Measuring Concentration of Glucose Using a Calibration Curve (AQA A-Level Biology): Revision Notes

Measuring Concentration of Glucose Using a Calibration Curve

Purpose and principle

This practical uses a quantitative Benedict's test to determine unknown glucose concentrations in simulated urine samples. The technique relies on creating a calibration curve using solutions of known glucose concentration.

Benedict's reagent contains Cu²⁺ ions which are reduced by glucose (a reducing sugar) to form insoluble copper(I) oxide. This reaction produces a characteristic colour change from blue to brick red. The intensity of this colour change is directly proportional to the glucose concentration present.

Apparatus and materials

• 10 mmol dm⁻³ glucose solution
• Distilled water
• Unknown 'urine' samples
• Benedict's solution
• Boiling tubes and rack
• Water bath
• Colorimeter
• Cuvettes
• Measuring pipettes
• Tongs for handling hot tubes

Method

1. Prepare a dilution series using the stock glucose solution and distilled water. Create six different concentrations ranging from 0 to 10 mmol dm⁻³ in separate boiling tubes.
2. Add unknown samples by placing 2 cm³ of each unknown sample into separate boiling tubes.
3. Add Benedict's reagent - place 2 cm³ of Benedict's solution into each boiling tube containing either known or unknown glucose solutions.
4. Heat the samples by placing all tubes in a water bath maintained at 90°C for exactly four minutes.
5. Cool the samples by removing tubes with tongs and allowing them to reach room temperature.
6. Calibrate the colorimeter by setting it to zero absorbance using a cuvette containing distilled water. Ensure the colorimeter uses a red philtre.
7. Measure known standards by transferring each glucose standard to a cuvette and recording its absorbance value.
8. Create the calibration curve by plotting absorbance (y-axis) against known glucose concentration (x-axis). Draw the line of best fit through the data points.
9. Analyse unknown samples by measuring their absorbance and using the calibration curve to determine their glucose concentrations.

Safety considerations

This practical involves low-risk hazards that require standard laboratory precautions:

• Benedict's solution can irritate skin and eyes.
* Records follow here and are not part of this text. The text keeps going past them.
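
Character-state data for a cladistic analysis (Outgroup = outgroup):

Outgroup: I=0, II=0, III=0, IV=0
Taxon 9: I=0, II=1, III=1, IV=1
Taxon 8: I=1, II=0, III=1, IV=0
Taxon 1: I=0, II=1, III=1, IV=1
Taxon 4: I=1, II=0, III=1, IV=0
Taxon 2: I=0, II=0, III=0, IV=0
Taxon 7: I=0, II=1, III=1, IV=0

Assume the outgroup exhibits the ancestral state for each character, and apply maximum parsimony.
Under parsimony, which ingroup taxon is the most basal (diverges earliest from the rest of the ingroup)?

Taxon 2

The outgroup has state '0' for every character, so '1' is the derived state throughout.
I: derived state '1' in Taxon 4 and Taxon 8 only — synapomorphy for {Taxon 4, Taxon 8}.
Only Taxon 1, Taxon 7, and Taxon 9 show the derived state '1' for II, supporting them as a clade.
III: derived state '1' in Taxon 1, Taxon 4, Taxon 7, Taxon 8, and Taxon 9 only — synapomorphy for {Taxon 1, Taxon 4, Taxon 7, Taxon 8, Taxon 9}.
Only Taxon 1 and Taxon 9 show the derived state '1' for IV, supporting them as a clade.
Most parsimonious ingroup topology: ((((Taxon 9,Taxon 1),Taxon 7),(Taxon 8,Taxon 4)),Taxon 2).
Taxon 2 is sister to the clade containing all other ingroup taxa, so it is the earliest-diverging (most basal) ingroup lineage.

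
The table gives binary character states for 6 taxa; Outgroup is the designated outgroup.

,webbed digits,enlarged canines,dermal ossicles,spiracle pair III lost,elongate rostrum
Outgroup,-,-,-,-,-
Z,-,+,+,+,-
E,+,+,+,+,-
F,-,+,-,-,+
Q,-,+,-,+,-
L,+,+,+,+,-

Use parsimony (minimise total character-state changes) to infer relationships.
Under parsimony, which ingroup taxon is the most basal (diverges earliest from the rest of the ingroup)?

F

The outgroup has state '-' for every character, so '+' is the derived state throughout.
webbed digits (derived state '+') is shared by E and L — a synapomorphy uniting that clade.
enlarged canines (derived state '+') is shared by all ingroup taxa — unites the whole ingroup.
Only E, L, and Z show the derived state '+' for dermal ossicles, supporting them as a clade.
Only E, L, Q, and Z show the derived state '+' for spiracle pair III lost, supporting them as a clade.
elongate rostrum (derived state '+') is unique to F (autapomorphy; uninformative for grouping).
Most parsimonious ingroup topology: (((Z,(E,L)),Q),F).
F is sister to the clade containing all other ingroup taxa, so it is the earliest-diverging (most basal) ingroup lineage.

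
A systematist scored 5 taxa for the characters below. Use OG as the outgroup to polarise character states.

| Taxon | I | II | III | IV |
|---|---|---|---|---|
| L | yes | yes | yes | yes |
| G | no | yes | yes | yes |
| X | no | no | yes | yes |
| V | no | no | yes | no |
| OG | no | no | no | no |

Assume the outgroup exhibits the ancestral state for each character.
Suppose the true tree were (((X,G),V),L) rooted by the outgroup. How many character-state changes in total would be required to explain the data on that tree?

Map each character onto (((X,G),V),L) (rooted by OG) and count the minimum state changes it requires (Fitch parsimony):
I: 1; II: 2; III: 1; IV: 2.
Total tree length = 6.

6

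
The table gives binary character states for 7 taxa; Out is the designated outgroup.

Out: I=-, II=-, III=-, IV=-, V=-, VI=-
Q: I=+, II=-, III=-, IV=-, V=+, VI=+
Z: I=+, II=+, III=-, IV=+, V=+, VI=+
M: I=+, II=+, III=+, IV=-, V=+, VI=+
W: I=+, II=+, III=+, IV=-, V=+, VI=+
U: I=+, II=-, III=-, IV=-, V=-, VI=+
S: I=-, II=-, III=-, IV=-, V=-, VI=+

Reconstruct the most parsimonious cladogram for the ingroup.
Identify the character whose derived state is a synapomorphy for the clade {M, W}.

The outgroup has state '-' for every character, so '+' is the derived state throughout.
I (derived state '+') is shared by M, Q, U, W, and Z — a synapomorphy uniting that clade.
II (derived state '+') is shared by M, W, and Z — a synapomorphy uniting that clade.
Only M and W show the derived state '+' for III, supporting them as a clade.
IV (derived state '+') is unique to Z (autapomorphy; uninformative for grouping).
Only M, Q, W, and Z show the derived state '+' for V, supporting them as a clade.
VI (derived state '+') is shared by all ingroup taxa — unites the whole ingroup.
Most parsimonious ingroup topology: (((Q,(Z,(M,W))),U),S).
The clade {M, W} is supported by III: its derived state '+' occurs in exactly those taxa and in no other taxon (including the outgroup).

III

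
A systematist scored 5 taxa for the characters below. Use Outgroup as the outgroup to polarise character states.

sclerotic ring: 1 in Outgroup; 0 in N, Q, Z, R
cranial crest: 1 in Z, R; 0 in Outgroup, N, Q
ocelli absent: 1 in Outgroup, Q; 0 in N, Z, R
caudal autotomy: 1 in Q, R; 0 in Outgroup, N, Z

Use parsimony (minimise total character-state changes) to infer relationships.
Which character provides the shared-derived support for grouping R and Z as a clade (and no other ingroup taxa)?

Character polarity is set by the outgroup: the derived state is whichever differs from the outgroup's state, so for sclerotic ring, ocelli absent the derived state is '0', and for the remaining characters it is '1'.
All ingroup taxa share the derived state '0' for sclerotic ring; it defines the ingroup but does not resolve relationships within it.
Only R and Z show the derived state '1' for cranial crest, supporting them as a clade.
ocelli absent (derived state '0') is shared by N, R, and Z — a synapomorphy uniting that clade.
caudal autotomy (state '1') occurs in Q and R but conflicts with the nesting implied by the other characters — most parsimoniously interpreted as homoplasy.
Most parsimonious ingroup topology: ((N,(Z,R)),Q).
The clade {R, Z} is supported by cranial crest: its derived state '1' occurs in exactly those taxa and in no other taxon (including the outgroup).

cranial crest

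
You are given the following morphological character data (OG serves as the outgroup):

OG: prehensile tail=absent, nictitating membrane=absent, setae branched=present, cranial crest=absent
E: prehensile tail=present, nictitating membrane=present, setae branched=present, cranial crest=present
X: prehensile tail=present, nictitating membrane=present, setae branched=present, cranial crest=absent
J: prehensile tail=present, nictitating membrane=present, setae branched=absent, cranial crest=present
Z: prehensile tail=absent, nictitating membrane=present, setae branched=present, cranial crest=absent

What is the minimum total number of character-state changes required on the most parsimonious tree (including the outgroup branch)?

4

Character polarity is set by the outgroup: the derived state is whichever differs from the outgroup's state, so for setae branched the derived state is 'absent', and for the remaining characters it is 'present'.
Only E, J, and X show the derived state 'present' for prehensile tail, supporting them as a clade.
All ingroup taxa share the derived state 'present' for nictitating membrane; it defines the ingroup but does not resolve relationships within it.
setae branched: derived state 'absent' in J only — an autapomorphy, so it tells us nothing about relationships among taxa.
Only E and J show the derived state 'present' for cranial crest, supporting them as a clade.
Most parsimonious ingroup topology: (((E,J),X),Z).
Changes per character on this tree: prehensile tail: 1; nictitating membrane: 1; setae branched: 1; cranial crest: 1.
Total = 4.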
Wear eye protection and wash immediately with cold water if contact occurs.
• Hot liquids present a scalding risk. Use tongs when handling tubes from the water bath, keep materials away from desk edges, and run burns under cold water while seeking assistance.
• Broken glassware creates cuts from sharp objects. Handle carefully and do not attempt to remove glass fragments from wounds - seek medical assistance.

Data collection and processing

Record absorbance readings for each known glucose concentration in a suitable table, including appropriate units (mmol dm⁻³ for concentration).
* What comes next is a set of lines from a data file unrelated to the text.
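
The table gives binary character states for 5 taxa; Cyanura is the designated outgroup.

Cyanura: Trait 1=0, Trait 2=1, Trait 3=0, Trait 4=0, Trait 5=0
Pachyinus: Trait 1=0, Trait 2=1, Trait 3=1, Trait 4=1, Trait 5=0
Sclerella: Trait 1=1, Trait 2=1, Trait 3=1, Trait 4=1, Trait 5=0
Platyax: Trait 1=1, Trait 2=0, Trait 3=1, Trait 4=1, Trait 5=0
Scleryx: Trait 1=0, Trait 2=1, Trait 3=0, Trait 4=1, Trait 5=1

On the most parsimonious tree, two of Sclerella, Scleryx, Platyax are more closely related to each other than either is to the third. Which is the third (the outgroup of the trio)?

Character polarity is set by the outgroup: the derived state is whichever differs from the outgroup's state, so for Trait 2 the derived state is '0', and for the remaining characters it is '1'.
Trait 1: derived state '1' in Platyax and Sclerella only — synapomorphy for {Platyax, Sclerella}.
Trait 2: derived state '0' in Platyax only — an autapomorphy, so it tells us nothing about relationships among taxa.
Trait 3 (derived state '1') is shared by Pachyinus, Platyax, and Sclerella — a synapomorphy uniting that clade.
All ingroup taxa share the derived state '1' for Trait 4; it defines the ingroup but does not resolve relationships within it.
Trait 5: derived state '1' in Scleryx only — an autapomorphy, so it tells us nothing about relationships among taxa.
Most parsimonious ingroup topology: ((Pachyinus,(Sclerella,Platyax)),Scleryx).
Platyax and Sclerella share a more recent common ancestor with each other than either does with Scleryx, so Scleryx is the least closely related of the three.

Scleryx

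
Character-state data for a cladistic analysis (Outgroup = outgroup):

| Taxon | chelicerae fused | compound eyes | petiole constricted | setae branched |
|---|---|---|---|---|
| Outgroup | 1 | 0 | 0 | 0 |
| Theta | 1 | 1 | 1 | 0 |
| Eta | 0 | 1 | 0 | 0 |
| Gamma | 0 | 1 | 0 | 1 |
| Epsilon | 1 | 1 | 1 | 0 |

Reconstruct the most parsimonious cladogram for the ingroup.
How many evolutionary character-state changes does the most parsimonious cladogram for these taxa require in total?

4

Character polarity is set by the outgroup: the derived state is whichever differs from the outgroup's state, so for chelicerae fused the derived state is '0', and for the remaining characters it is '1'.
Only Eta and Gamma show the derived state '0' for chelicerae fused, supporting them as a clade.
compound eyes (derived state '1') is shared by all ingroup taxa — unites the whole ingroup.
petiole constricted: derived state '1' in Epsilon and Theta only — synapomorphy for {Epsilon, Theta}.
setae branched (derived state '1') is unique to Gamma (autapomorphy; uninformative for grouping).
Most parsimonious ingroup topology: ((Theta,Epsilon),(Eta,Gamma)).
Changes per character on this tree: chelicerae fused: 1; compound eyes: 1; petiole constricted: 1; setae branched: 1.
Total = 4.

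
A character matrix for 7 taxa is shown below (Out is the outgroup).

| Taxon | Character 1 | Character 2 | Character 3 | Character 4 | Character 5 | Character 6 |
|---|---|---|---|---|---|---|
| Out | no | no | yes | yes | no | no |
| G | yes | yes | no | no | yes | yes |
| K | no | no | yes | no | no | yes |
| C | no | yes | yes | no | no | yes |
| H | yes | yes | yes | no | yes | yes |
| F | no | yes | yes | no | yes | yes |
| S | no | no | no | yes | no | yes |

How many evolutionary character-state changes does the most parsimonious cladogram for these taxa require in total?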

Plot the calibration curve with absorbance on the y-axis and glucose concentration on the x-axis. Draw a line of best fit through the points to enable accurate interpolation of unknown values.
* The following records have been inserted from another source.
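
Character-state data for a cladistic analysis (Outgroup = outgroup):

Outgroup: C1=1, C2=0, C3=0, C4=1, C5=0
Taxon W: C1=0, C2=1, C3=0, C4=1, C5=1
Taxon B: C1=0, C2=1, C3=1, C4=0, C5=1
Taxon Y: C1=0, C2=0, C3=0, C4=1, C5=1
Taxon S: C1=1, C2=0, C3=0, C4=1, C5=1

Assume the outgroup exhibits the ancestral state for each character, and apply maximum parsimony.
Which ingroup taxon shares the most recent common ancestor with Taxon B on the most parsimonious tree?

Taxon W

Character polarity is set by the outgroup: the derived state is whichever differs from the outgroup's state, so for C1, C4 the derived state is '0', and for the remaining characters it is '1'.
C1: derived state '0' in Taxon B, Taxon W, and Taxon Y only — synapomorphy for {Taxon B, Taxon W, Taxon Y}.
Only Taxon B and Taxon W show the derived state '1' for C2, supporting them as a clade.
C3 (derived state '1') is unique to Taxon B (autapomorphy; uninformative for grouping).
C4 (derived state '0') is unique to Taxon B (autapomorphy; uninformative for grouping).
C5 (derived state '1') is shared by all ingroup taxa — unites the whole ingroup.
Most parsimonious ingroup topology: (((Taxon W,Taxon B),Taxon Y),Taxon S).
Taxon B and Taxon W form a cherry on this tree, so they are sister taxa.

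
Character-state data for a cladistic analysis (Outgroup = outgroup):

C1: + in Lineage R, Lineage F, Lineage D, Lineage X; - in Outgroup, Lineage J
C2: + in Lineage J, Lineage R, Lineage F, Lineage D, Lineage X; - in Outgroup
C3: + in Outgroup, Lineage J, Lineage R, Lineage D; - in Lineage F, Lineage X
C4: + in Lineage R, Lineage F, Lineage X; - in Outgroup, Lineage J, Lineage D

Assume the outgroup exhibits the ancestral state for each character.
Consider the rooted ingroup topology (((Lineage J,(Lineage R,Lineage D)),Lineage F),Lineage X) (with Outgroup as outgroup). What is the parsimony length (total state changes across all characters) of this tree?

8

Map each character onto (((Lineage J,(Lineage R,Lineage D)),Lineage F),Lineage X) (rooted by Outgroup) and count the minimum state changes it requires (Fitch parsimony):
C1: 2; C2: 1; C3: 2; C4: 3.
Total tree length = 8.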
Analysis and interpretation

The practical typically requires identification of which unknown sample indicates high diabetes risk. Normal blood glucose concentration ranges from 0-0.8 mmol dm⁻³.

High glucose concentration in urine suggests diabetes because insufficient insulin production by β islets of Langerhans and reduced insulin sensitivity in liver cells leads to elevated blood glucose. When blood glucose exceeds the kidney's reabsorption capacity, glucose appears in urine after filtration through the glomerulus because it cannot be completely reabsorbed in the proximal convoluted tubule.